Security interest de droit américain. – L'article 9 de l'Uniform Commercial Code a créé une sûreté mobilière unique. Son assiette est générale et évolutive (biens meubles corporels ou incorporels ; actuels ou acquis dans le futur par le débiteur). L'opposabilité aux tiers est assurée par la perfection, formalité de publicité pouvant revêtir quatre modalités :
  • la prise de possession (mécanisme connu de notre droit)358 ;
  • l'enregistrement public d'une déclaration de financement sur un registre local ou central ;
  • la perfection automatique : opposabilité de plein droit aux tiers lorsque le créancier est titulaire d'un purchase money interest 359 (lié au volume très important du type de créances concernées).Ainsi une sûreté créée en faveur d'un intermédiaire en valeurs mobilières est opposable aux tiers dès sa constitution. Quid en droit interne français si l'on transpose la solution aux prestataires de services sur actifs numériques ? La solution ne saurait, semble-t-il, être transposée puisqu'à ce jour les prestataires de services numériques ne bénéficient d'aucun privilège légal qui pourrait, à l'instar du droit américain, être opposable aux tiers sans formalité de publicité ;
  • la perfection par le contrôle : pour les cas où le débiteur ne peut transférer le bien donné en garantie sans l'accord du créancier (en pratique, moyen utilisé pour les comptes de dépôt).
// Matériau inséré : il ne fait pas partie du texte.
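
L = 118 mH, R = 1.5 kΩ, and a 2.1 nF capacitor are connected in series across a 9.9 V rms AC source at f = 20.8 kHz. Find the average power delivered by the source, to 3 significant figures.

ω = 2πf = 130700 rad/s
X_L = ωL = 15400 Ω
X_C = 1/(ωC) = 3640 Ω
Net reactance X = X_L − X_C = 11800 Ω
Z = 1500 + j11800 Ω
|Z| = √(1500² + 11800²) = 11900 Ω
∠Z = arctan(11800/1500) = 82.7°
I = V/|Z| = 834 μA
P = VI cos φ = 9.9 × 0.000834 × cos(82.7°) = 1.04 mW

1.04 mW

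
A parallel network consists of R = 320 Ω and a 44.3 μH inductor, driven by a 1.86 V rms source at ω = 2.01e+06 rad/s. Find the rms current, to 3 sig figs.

X_L = ωL = 89.0 Ω
Parallel: admittances add. Y = 1/R + 1/(jωL)
Y = (0.00313 − j0.0112) S
|Y| = 0.0117 S → |Z| = 1/|Y| = 85.8 Ω, ∠Z = −∠Y = 74.5°
I = V/|Z| = 1.86/85.8 = 21.7 mA

21.7 mA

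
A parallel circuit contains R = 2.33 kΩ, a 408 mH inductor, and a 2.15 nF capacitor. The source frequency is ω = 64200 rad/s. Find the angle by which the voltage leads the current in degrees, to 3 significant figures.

-13.1°

X_L = ωL = 26200 Ω
X_C = 1/(ωC) = 7240 Ω
Parallel: admittances add. Y = 1/R + 1/(jωL) + jωC
Y = (0.000429 + j9.99e-05) S
|Y| = 0.000441 S → |Z| = 1/|Y| = 2270 Ω, ∠Z = −∠Y = -13.1°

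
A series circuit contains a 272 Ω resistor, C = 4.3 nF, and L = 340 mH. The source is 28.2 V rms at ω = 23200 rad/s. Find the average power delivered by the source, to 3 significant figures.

X_L = ωL = 7890 Ω
X_C = 1/(ωC) = 10000 Ω
Net reactance X = X_L − X_C = -2140 Ω
Z = 272 − j2140 Ω
|Z| = √(272² + 2140²) = 2150 Ω
∠Z = arctan(-2140/272) = -82.7°
I = V/|Z| = 13.1 mA
P = VI cos φ = 28.2 × 0.0131 × cos(-82.7°) = 46.7 mW

46.7 mW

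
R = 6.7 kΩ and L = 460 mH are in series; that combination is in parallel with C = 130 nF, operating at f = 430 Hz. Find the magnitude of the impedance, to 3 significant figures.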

Un système analogue pour une sûreté sur cryptoactif serait intéressant, par la maîtrise de la clé privée du détenteur du wallet.
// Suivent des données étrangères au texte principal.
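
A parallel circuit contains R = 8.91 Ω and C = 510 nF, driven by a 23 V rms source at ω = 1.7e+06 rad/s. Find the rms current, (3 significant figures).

X_C = 1/(ωC) = 1.15 Ω
Parallel: admittances add. Y = 1/R + jωC
Y = (0.112 + j0.867) S
|Y| = 0.874 S → |Z| = 1/|Y| = 1.14 Ω, ∠Z = −∠Y = -82.6°
I = V/|Z| = 23/1.14 = 20.1 A

20.1 A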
– Hypothèque mobilière québécoise. – Il s'agit d'une hypothèque mobilière d'application générale, inscrite dans le Code civil du Québec. Elle confère au créancier le droit de suivre le bien en quelques mains qu'il soit, de le prendre en possession ou en paiement, de le vendre ou de le faire vendre et d'être alors préféré sur le produit de cette vente suivant le rang fixé par la loi (C. civ. Québec, art. 2660) Sur cette sûreté, V. www.erudit.org/fr/revues/rgd/1992-v23-n3-rgd04387/1057116ar.pdf . On la qualifie d'« ouverte » dans le sens où elle produit ses effets à sa clôture seulement, donc lorsque le débiteur est défaillant.
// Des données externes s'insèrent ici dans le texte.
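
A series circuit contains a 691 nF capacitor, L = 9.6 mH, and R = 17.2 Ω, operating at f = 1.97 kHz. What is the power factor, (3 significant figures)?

ω = 2πf = 12380 rad/s
X_L = ωL = 119 Ω
X_C = 1/(ωC) = 117 Ω
Net reactance X = X_L − X_C = 1.91 Ω
Z = 17.2 + j1.91 Ω
|Z| = √(17.2² + 1.91²) = 17.3 Ω
∠Z = arctan(1.91/17.2) = 6.34°
cos φ = cos(6.34°) = 0.994

0.994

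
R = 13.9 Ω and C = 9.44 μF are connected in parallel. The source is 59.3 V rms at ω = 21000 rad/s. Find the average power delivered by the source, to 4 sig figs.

253.0 W

X_C = 1/(ωC) = 5.044 Ω
Parallel: admittances add. Y = 1/R + jωC
Y = (0.07194 + j0.1982) S
|Y| = 0.2109 S → |Z| = 1/|Y| = 4.742 Ω, ∠Z = −∠Y = -70.05°
I = V/|Z| = 12.51 A
P = VI cos φ = 59.3 × 12.51 × cos(-70.05°) = 253.0 W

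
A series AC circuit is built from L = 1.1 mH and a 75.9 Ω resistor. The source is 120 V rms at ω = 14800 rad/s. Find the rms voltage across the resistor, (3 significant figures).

X_L = ωL = 16.3 Ω
Z = 75.9 + j16.3 Ω
|Z| = √(75.9² + 16.3²) = 77.6 Ω
I = V/|Z| = 1.55 A
V_R = I·|Z_R| = 1.55 × 75.9 = 117 V

117 V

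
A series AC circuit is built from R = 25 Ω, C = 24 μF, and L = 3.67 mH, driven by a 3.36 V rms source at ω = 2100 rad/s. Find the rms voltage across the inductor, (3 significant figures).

X_L = ωL = 7.71 Ω
X_C = 1/(ωC) = 19.8 Ω
Net reactance X = X_L − X_C = -12.1 Ω
Z = 25.0 − j12.1 Ω
|Z| = √(25.0² + 12.1²) = 27.8 Ω
I = V/|Z| = 121 mA
V_L = I·|Z_L| = 0.121 × 7.71 = 0.932 V

0.932 V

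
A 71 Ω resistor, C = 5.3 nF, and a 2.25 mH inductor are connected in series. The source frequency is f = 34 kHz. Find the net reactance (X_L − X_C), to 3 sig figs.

-403 Ω

ω = 2πf = 213600 rad/s
X_L = ωL = 481 Ω
X_C = 1/(ωC) = 883 Ω
X = 481 − 883 = -403 Ω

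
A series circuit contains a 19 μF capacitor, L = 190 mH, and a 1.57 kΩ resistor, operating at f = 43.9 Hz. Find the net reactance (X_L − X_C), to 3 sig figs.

-138 Ω

ω = 2πf = 275.8 rad/s
X_L = ωL = 52.4 Ω
X_C = 1/(ωC) = 191 Ω
X = 52.4 − 191 = -138 Ω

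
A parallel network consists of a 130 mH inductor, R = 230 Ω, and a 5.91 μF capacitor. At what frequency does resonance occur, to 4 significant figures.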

Elle peut être consentie avec ou sans dépossession. De même qu'en droit français, lorsque la sûreté porte sur un bien mobilier, la dépossession du débiteur vaut opposabilité aux tiers. Intervient la notion de maîtrise du titre. Il existe par ailleurs un registre des droits personnels et réels mobiliers (RDPRM), notamment aux fins de prouver la date de la constitution de la sûreté. Le créancier peut y publier ses droits en tout temps après la constitution du gage, du moment qu'il n'y a pas eu interruption de la détention.